Bayes' Theorem with multiple random variables

I'm reviewing some notes regarding probability, and the section regarding Conditional Probability gives the following example:

$P(X,Y|Z)=\frac{P(Z|X,Y)P(X,Y)}{P(Z)}=\frac{P(Y,Z|X)P(X)}{P(Z)}$

The middle expression is clearly just the application of Bayes' Theorem, but I can't see how the third expression is equal to the second. Can someone please clarify how the two are equal?


Solution 1:

We know $$P(X,Y)=P(X)P(Y|X)$$ and $$P(Y,Z|X)=P(Y|X)P(Z|X,Y)$$ (to understand this, note that if you ignore the fact that everything is conditioned on $X$ then it is just like the first example).

Therefore \begin{align*} P(Z|X,Y)P(X,Y)&=P(Z|X,Y)P(X)P(Y|X)\\ &=P(Y,Z|X)P(X) \end{align*} Which derives the third expression from the second.

(However I don't have any good intuition for what the third expression means.

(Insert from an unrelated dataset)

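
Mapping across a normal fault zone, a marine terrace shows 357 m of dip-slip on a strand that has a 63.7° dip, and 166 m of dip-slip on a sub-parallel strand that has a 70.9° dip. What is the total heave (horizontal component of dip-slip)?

heave_A = 357 × cos(63.7°) = 158.2 m
heave_B = 166 × cos(70.9°) = 54.32 m
total = 158.2 + 54.32 = 212 m

212 m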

Does anyone else?)

Solution 2:

We have

$$P(X,Y\mid Z) \tag1$$

Considering X and Y as a single event, we call them A. Now we have

$$P(A\mid Z) = P(X,Y\mid Z) \tag2$$

Using the Joint Probabilities Rule, we have

$$P(A,Z) = P(A\mid Z)\times P(Z) \tag3$$

So we can say that

$$P(A\mid Z) = \frac{P(A,Z)}{P(Z)} \tag4$$

We know that

$$P(A,Z) = P(Z,A) \tag5$$

Again using the Joint Probabilities Rule, we have

$$P(Z,A) = P(Z \mid A)\times P(A) \tag6$$

We defined $P(A)$ as the following

$$P(A) = P(X,Y) \tag7$$

Again using the Joint Probabilities Rule, we have

$$P(X,Y) = P(X\mid Y)\times P(Y) \tag8$$

Plugging $(8)$ into $(7)$, we have

$$P(A) = P(X\mid Y)\times P(Y) \tag9$$

Plugging $(9)$ into $(6)$, we have

$$P(Z,A) = P(Z\mid A)\times P(X\mid Y)\times P(Y) \tag{10}$$

Plugging $(10)$ into $(5)$ we have

$$P(A,Z) = P(Z\mid A)\times P(X\mid Y)\times P(Y) \tag{11}$$

Plugging $(11)$ into $(4)$, we have

$$P(A\mid Z) = \frac{P(Z\mid A)\times P(X\mid Y)\times P(Y)}{P(Z)} \tag{12}$$

Plugging $(12)$ into $(2)$, we have

$$P(X,Y\mid Z) = \frac{P(Z\mid A)\times P(X\mid Y)\times P(Y)}{P(Z)} \tag{13}$$

Observe that in $(13)$, using the Joint Probabilities Rule, we have

$$P(X,Y) = P(X\mid Y)\times P(Y) \tag{14}$$

Since we defined $P(A)$ is $P(X,Y)$, we have

$$P(A) = P(X\mid Y)\times P(Y) \tag{15}$$

Plugging $(15)$ into $(13)$, we have

$$P(X,Y\mid Z) = \frac{P(Z\mid A)\times P(A)}{P(Z)} \tag{16}$$

Observe that in $(16)$, using the Joint Probabilities Rule, we have

$$P(Z\mid A) = \frac{P(Z,A)}{P(A)} \tag{17}$$

Plugging $(17)$ into $(16)$, we have

$$P(X,Y\mid Z) = \frac{P(Z,A)}{P(Z)} \tag{18}$$

Now observe the following

$$P(Z,A) = P(Z,X,Y) = P(Y,Z,X) \tag{19}$$

Similar to what we did at the beginning, treating $Y$ and $Z$ as a single event and using the Joint Probabilities Rule, we have

$$P(Y,Z,X) = P(Y,Z\mid X)\times P(X) \tag{20}$$

Plugging $(20)$ into $(19)$, we have

$$P(Z,A) = P(Y,Z\mid X)\times P(X) \tag{21}$$

Plugging $(21)$ into $(18)$, we have

$$P(X,Y\mid Z) = \frac{P(Y,Z\mid X)\times P(X)}{P(Z)} \tag{22}$$

I don't know if this clarifies or complicates things more but nevertheless I wanted to include this here as well.

Right now, I can't prove why treating multiple joint events as if they were a single event is "legal".